Кладовку Магда называла «Бусина нора»: там, в углу между стеной и этажеркой, стояла корзина, утепленная старыми полотенцами. Но среди ночи, бывало, Леон чувствовал, как мягкий комочек забирается под одеяло, чтобы отогреться у него в ногах: топчется, приноравливается, сворачивается клубком, и обоим становилось теплее.

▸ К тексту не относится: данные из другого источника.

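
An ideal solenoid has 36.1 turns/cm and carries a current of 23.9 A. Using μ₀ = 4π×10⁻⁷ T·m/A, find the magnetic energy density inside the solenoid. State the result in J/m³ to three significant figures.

u ≈ 4680 J/m³

B = μ₀nI = (4π×10⁻⁷)(3.610×10^3)(23.9) = 0.1084 T.
u = B²/(2μ₀) = (0.1084)²/(2×4π×10⁻⁷) = 4.677×10^3 J/m³.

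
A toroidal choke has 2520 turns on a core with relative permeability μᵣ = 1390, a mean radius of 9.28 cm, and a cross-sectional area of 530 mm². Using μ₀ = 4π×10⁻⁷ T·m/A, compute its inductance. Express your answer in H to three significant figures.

L ≈ 10.1 H

For a thin toroid, L = μ₀μᵣN²A/(2πR).
L = (4π×10⁻⁷)(1390)(2520)²(5.300×10^-4) / (2π×9.280×10^-2 m) = 10.08 H.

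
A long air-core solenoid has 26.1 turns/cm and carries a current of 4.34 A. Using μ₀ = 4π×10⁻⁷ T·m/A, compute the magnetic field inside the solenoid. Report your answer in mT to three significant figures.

Inside a long solenoid, B = μ₀nI.
B = (4π×10⁻⁷)(2.610×10^3 m⁻¹)(4.34 A) = 1.423×10^-2 T.

B ≈ 14.2 mT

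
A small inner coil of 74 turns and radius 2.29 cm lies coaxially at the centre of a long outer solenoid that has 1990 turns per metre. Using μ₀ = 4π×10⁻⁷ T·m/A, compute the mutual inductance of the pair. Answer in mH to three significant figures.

The outer solenoid produces a uniform field B₁ = μ₀n₁I₁ across the inner coil,
so the flux linkage is N₂Φ = N₂B₁A₂ = μ₀n₁N₂A₂·I₁, giving M = μ₀n₁N₂A₂.
A₂ = πr² = π(2.290×10^-2 m)² = 1.647×10^-3 m².
M = (4π×10⁻⁷)(1990)(74)(1.647×10^-3) = 3.049×10^-4 H.

M ≈ 0.305 mH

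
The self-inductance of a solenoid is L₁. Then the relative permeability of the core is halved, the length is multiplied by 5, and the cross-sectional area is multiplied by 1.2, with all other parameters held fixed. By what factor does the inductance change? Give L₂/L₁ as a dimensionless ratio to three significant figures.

For a solenoid, L ∝ μᵣN²A/ℓ.
L₂/L₁ = (0.5) × (5)^-1 × (1.2) = 0.120.

L₂/L₁ = 0.120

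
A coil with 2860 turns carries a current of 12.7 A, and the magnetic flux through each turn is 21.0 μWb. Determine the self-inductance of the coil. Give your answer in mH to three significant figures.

L ≈ 4.73 mH

Self-inductance is defined by L = NΦ_B/I (flux linkage over current).
L = (2860)(2.100×10^-5 Wb)/(12.7 A) = 4.729×10^-3 H.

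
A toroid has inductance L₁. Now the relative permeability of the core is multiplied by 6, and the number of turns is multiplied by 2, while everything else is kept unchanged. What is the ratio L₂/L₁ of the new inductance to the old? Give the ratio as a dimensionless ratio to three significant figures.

For a toroid, L ∝ μᵣN²A/R.
L₂/L₁ = (6) × (2)^2 = 24.0.

L₂/L₁ = 24.0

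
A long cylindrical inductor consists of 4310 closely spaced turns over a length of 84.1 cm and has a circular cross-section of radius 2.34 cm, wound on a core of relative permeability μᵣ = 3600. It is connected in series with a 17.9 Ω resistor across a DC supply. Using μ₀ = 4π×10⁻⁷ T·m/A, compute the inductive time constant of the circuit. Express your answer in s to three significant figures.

τ ≈ 9.60 s

A = πr² = π(2.340×10^-2 m)² = 1.720×10^-3 m².
L = μ₀μᵣN²A/ℓ = (4π×10⁻⁷)(3600)(4310)²(1.720×10^-3)/(0.841) = 171.9 H.
τ = L/R = (171.9)/(17.9) = 9.603 s.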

Деревянная складная кровать в «норе» всегда стояла разложенной и заправленной. И все небольшое пространство было полно легких раскладных вещей, вроде брезентовых походных стульев в виде сложенных зонтов, какие носят с собой на этюды художники. В углу вырастала ажурная легкая башня вставленных одна в другую плетеных корзинок, корзин и корзинищ для сбора грибов, ягод и тутовника, а также крепкая и кряжистая бамбуковая этажерка, снизу доверху загруженная бутылями домашних наливок из всего, что росло по склону этого почти вертикального «имения».

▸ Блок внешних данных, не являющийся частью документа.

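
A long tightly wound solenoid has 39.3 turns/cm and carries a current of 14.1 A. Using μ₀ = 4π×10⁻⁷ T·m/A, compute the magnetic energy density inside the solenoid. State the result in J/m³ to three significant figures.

B = μ₀nI = (4π×10⁻⁷)(3.930×10^3)(14.1) = 6.963×10^-2 T.
u = B²/(2μ₀) = (6.963×10^-2)²/(2×4π×10⁻⁷) = 1.929×10^3 J/m³.

u ≈ 1930 J/m³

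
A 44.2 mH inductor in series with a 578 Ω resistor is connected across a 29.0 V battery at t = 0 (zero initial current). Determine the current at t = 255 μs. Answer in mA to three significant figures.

I ≈ 48.4 mA

τ = L/R = 4.420×10^-2/578 = 7.647×10^-5 s; final current I_∞ = ε/R = 29.0/578 = 5.017×10^-2 A.
I(t) = I_∞(1 − e^(−t/τ)) with t/τ = 3.335.
I = (5.017×10^-2)(1 − e^(−3.335)) = 4.839×10^-2 A.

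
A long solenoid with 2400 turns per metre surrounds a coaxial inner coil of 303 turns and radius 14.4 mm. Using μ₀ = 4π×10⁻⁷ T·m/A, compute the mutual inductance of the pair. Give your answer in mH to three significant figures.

The outer solenoid produces a uniform field B₁ = μ₀n₁I₁ across the inner coil,
so the flux linkage is N₂Φ = N₂B₁A₂ = μ₀n₁N₂A₂·I₁, giving M = μ₀n₁N₂A₂.
A₂ = πr² = π(1.440×10^-2 m)² = 6.514×10^-4 m².
M = (4π×10⁻⁷)(2400)(303)(6.514×10^-4) = 5.953×10^-4 H.

M ≈ 0.595 mH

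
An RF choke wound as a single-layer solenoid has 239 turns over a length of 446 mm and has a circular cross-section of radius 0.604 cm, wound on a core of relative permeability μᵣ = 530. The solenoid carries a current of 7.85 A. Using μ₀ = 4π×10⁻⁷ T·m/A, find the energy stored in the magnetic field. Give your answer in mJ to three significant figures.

U ≈ 301 mJ

A = πr² = π(6.040×10^-3 m)² = 1.146×10^-4 m².
L = μ₀μᵣN²A/ℓ = (4π×10⁻⁷)(530)(239)²(1.146×10^-4)/(0.446) = 9.776×10^-3 H.
U = ½LI² = ½(9.776×10^-3)(7.85)² = 0.3012 J.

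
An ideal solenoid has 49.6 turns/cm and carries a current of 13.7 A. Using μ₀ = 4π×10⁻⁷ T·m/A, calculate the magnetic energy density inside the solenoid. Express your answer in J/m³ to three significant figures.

B = μ₀nI = (4π×10⁻⁷)(4.960×10^3)(13.7) = 8.539×10^-2 T.
u = B²/(2μ₀) = (8.539×10^-2)²/(2×4π×10⁻⁷) = 2.901×10^3 J/m³.

u ≈ 2900 J/m³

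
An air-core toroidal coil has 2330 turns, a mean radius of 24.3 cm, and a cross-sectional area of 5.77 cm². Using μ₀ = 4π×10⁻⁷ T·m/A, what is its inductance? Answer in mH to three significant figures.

L ≈ 2.58 mH

For a thin toroid, L = μ₀N²A/(2πR).
L = (4π×10⁻⁷)(2330)²(5.770×10^-4) / (2π×0.243 m) = 2.578×10^-3 H.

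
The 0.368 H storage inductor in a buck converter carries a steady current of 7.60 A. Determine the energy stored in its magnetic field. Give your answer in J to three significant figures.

U ≈ 10.6 J

Stored magnetic energy: U = ½LI².
U = ½(0.368 H)(7.60 A)² = 10.63 J.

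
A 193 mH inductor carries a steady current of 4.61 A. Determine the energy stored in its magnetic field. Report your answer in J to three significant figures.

Stored magnetic energy: U = ½LI².
U = ½(0.193 H)(4.61 A)² = 2.051 J.

U ≈ 2.05 J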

И бывало, в старших классах Меир с Леоном допоздна засиживались в «норе», договаривая, доспоривая, решая и подписывая приговоры самым насущным преступлениям и промахам человечества, втихомолку подливая в бумажные (чтобы не звякнуть) стаканчики наливку из очередной Магдиной бутыли, раскупоренной пиратским налетом. После возлияний задвигали ее в самый дальний угол, давно хранящий тайны подобных алкогольных преступлений.
Леон был уверен, что ближе Меира у него человека нет. Магда – она, конечно, тоже. И Иммануэль. Но есть ведь сокровенные рассветные мысли и сны, и следствия этих снов, которые понятны лишь такому же бедолаге, как ты. Такому же – по возрасту, силе воображения и мощи неукротимой внутренней бури, что треплет тебя круглые сутки, даже по ночам, вышвыривая из постыдно томительного сна – обессиленного, в противной липкой луже, и все же облегченного хотя бы на день…

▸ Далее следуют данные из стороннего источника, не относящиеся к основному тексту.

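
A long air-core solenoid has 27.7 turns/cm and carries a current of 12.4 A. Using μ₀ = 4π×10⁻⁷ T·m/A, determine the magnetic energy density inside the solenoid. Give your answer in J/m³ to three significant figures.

B = μ₀nI = (4π×10⁻⁷)(2.770×10^3)(12.4) = 4.316×10^-2 T.
u = B²/(2μ₀) = (4.316×10^-2)²/(2×4π×10⁻⁷) = 741.3 J/m³.

u ≈ 741 J/m³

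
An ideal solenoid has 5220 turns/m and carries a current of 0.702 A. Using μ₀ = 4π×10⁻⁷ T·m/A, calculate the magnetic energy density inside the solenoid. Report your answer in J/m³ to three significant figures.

u ≈ 8.44 J/m³

B = μ₀nI = (4π×10⁻⁷)(5.220×10^3)(0.702) = 4.6049×10^-3 T.
u = B²/(2μ₀) = (4.6049×10^-3)²/(2×4π×10⁻⁷) = 8.437 J/m³.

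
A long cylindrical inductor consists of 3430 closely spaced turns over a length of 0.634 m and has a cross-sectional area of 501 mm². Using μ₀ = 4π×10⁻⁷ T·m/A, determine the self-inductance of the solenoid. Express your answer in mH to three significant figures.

L ≈ 11.7 mH

A = 501 mm² = 5.010×10^-4 m².
For a long solenoid, L = μ₀N²A/ℓ.
L = (4π×10⁻⁷)(3430)²(5.010×10^-4)/(0.634 m) = 1.168×10^-2 H.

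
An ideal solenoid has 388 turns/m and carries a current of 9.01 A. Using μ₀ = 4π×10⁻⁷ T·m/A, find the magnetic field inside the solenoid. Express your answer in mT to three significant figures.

Inside a long solenoid, B = μ₀nI.
B = (4π×10⁻⁷)(388 m⁻¹)(9.01 A) = 4.393×10^-3 T.

B ≈ 4.39 mT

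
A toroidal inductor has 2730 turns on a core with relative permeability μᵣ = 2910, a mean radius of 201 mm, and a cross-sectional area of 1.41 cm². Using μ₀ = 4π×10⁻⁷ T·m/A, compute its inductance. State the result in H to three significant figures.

L ≈ 3.04 H

For a thin toroid, L = μ₀μᵣN²A/(2πR).
L = (4π×10⁻⁷)(2910)(2730)²(1.410×10^-4) / (2π×0.201 m) = 3.043 H.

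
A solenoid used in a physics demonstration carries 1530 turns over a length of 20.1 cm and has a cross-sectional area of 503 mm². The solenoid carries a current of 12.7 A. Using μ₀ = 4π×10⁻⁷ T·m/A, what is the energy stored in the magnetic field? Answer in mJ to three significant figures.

A = 503 mm² = 5.030×10^-4 m².
L = μ₀N²A/ℓ = (4π×10⁻⁷)(1530)²(5.030×10^-4)/(0.201) = 7.361×10^-3 H.
U = ½LI² = ½(7.361×10^-3)(12.7)² = 0.5937 J.

U ≈ 594 mJ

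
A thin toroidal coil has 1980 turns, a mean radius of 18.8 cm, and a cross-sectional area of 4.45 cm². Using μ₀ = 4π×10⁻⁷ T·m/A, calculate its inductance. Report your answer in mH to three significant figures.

For a thin toroid, L = μ₀N²A/(2πR).
L = (4π×10⁻⁷)(1980)²(4.450×10^-4) / (2π×0.188 m) = 1.856×10^-3 H.

L ≈ 1.86 mH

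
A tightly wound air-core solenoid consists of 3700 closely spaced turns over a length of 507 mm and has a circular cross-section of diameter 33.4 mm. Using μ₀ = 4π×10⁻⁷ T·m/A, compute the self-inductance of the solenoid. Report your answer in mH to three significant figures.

L ≈ 29.7 mH

A = π(d/2)² = π(1.670×10^-2 m)² = 8.762×10^-4 m².
For a long solenoid, L = μ₀N²A/ℓ.
L = (4π×10⁻⁷)(3700)²(8.762×10^-4)/(0.507 m) = 2.973×10^-2 H.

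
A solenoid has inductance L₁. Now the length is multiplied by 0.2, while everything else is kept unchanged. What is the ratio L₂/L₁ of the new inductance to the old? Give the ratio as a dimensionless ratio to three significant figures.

For a solenoid, L ∝ μᵣN²A/ℓ.
L₂/L₁ = (0.2)^-1 = 5.00.

L₂/L₁ = 5.00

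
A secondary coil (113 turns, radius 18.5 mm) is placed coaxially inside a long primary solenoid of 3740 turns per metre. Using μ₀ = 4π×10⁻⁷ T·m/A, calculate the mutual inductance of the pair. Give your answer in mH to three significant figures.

M ≈ 0.571 mH

The outer solenoid produces a uniform field B₁ = μ₀n₁I₁ across the inner coil,
so the flux linkage is N₂Φ = N₂B₁A₂ = μ₀n₁N₂A₂·I₁, giving M = μ₀n₁N₂A₂.
A₂ = πr² = π(1.850×10^-2 m)² = 1.075×10^-3 m².
M = (4π×10⁻⁷)(3740)(113)(1.075×10^-3) = 5.710×10^-4 H.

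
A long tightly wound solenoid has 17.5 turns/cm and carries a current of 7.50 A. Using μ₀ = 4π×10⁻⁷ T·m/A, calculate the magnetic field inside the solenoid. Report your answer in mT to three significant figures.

B ≈ 16.5 mT

Inside a long solenoid, B = μ₀nI.
B = (4π×10⁻⁷)(1.750×10^3 m⁻¹)(7.50 A) = 1.649×10^-2 T.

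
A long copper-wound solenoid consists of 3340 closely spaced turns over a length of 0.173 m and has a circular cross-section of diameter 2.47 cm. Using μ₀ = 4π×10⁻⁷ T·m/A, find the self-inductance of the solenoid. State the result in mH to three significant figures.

L ≈ 38.8 mH

A = π(d/2)² = π(1.235×10^-2 m)² = 4.792×10^-4 m².
For a long solenoid, L = μ₀N²A/ℓ.
L = (4π×10⁻⁷)(3340)²(4.792×10^-4)/(0.173 m) = 3.883×10^-2 H.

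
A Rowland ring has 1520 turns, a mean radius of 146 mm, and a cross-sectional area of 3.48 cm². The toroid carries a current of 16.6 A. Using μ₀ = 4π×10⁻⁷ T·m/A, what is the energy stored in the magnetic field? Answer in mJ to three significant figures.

U ≈ 152 mJ

L = μ₀N²A/(2πR) = (4π×10⁻⁷)(1520)²(3.480×10^-4)/(2π×0.146) = 1.101×10^-3 H.
U = ½LI² = ½(1.101×10^-3)(16.6)² = 0.1518 J.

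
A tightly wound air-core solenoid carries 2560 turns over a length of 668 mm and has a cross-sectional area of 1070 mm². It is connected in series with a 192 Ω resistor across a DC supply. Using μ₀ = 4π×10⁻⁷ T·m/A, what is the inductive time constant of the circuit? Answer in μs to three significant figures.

τ ≈ 68.7 μs

A = 1070 mm² = 1.070×10^-3 m².
L = μ₀N²A/ℓ = (4π×10⁻⁷)(2560)²(1.070×10^-3)/(0.668) = 1.319×10^-2 H.
τ = L/R = (1.319×10^-2)/(192) = 6.871×10^-5 s.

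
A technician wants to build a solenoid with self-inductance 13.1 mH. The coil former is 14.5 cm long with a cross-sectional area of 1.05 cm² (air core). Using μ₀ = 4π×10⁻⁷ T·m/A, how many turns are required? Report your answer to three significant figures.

N ≈ 3790 turns

A = 1.05 cm² = 1.050×10^-4 m².
From L = μ₀N²A/ℓ, N = √(Lℓ / (μ₀A)).
N = √[(1.310×10^-2)(0.145) / ((4π×10⁻⁷)×1.050×10^-4)] = √(1.440×10^7) ≈ 3794.2.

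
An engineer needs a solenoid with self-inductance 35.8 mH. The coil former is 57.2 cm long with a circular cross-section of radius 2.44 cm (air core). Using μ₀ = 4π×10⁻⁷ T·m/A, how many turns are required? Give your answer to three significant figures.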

– Брось! – смешно морща нос, говорил Меир вполголоса. – Что за страдания в наше радостное время. Хочешь, познакомлю тебя с правильными девочками?
Леон знал, что Меир дело говорит. Но ни о каких правильных девочках он без панического ужаса слышать не мог. И вообще: ничего правильного не могло быть в этой области безумия, носящего длинное, несколько манерное женское имя, которое в течение суток он повторял – и вслух, и шепотом, и мысленно, и просто беззвучно шевеля губами, лаская языком и небом – сотни, тысячи раз: Г-а-б-р-и-э-л-а-а-а-а…
* * *
К концу восьмого класса она некрасиво изменилась: подурнела и стала какой-то несуразной – будто развинтились и разболтались все винтики и шурупы, скреплявшие конструкцию ее тела, прежде такого легкого, слаженно-стремительного. Руки и ноги вытянулись еще больше, коленки стали крупными и как-то нелепо стукались, мешая друг другу при ходьбе, нос укрупнился, а подбородок в сравнении с ним казался детски-маленьким. К тому же, испортилась кожа ее фарфорового лица, и воспаленная картечь прыщиков вскакивала то на носу, смешно его удлиняя, то на щеке, то на подбородке. Губы вспухли и капризно выпятились, на них то и дело возникали какие-то нарывы, и тогда лицо становилось несчастно-брюзгливым. Да и характерец ее, и без того вздорный, стал совсем невыносим.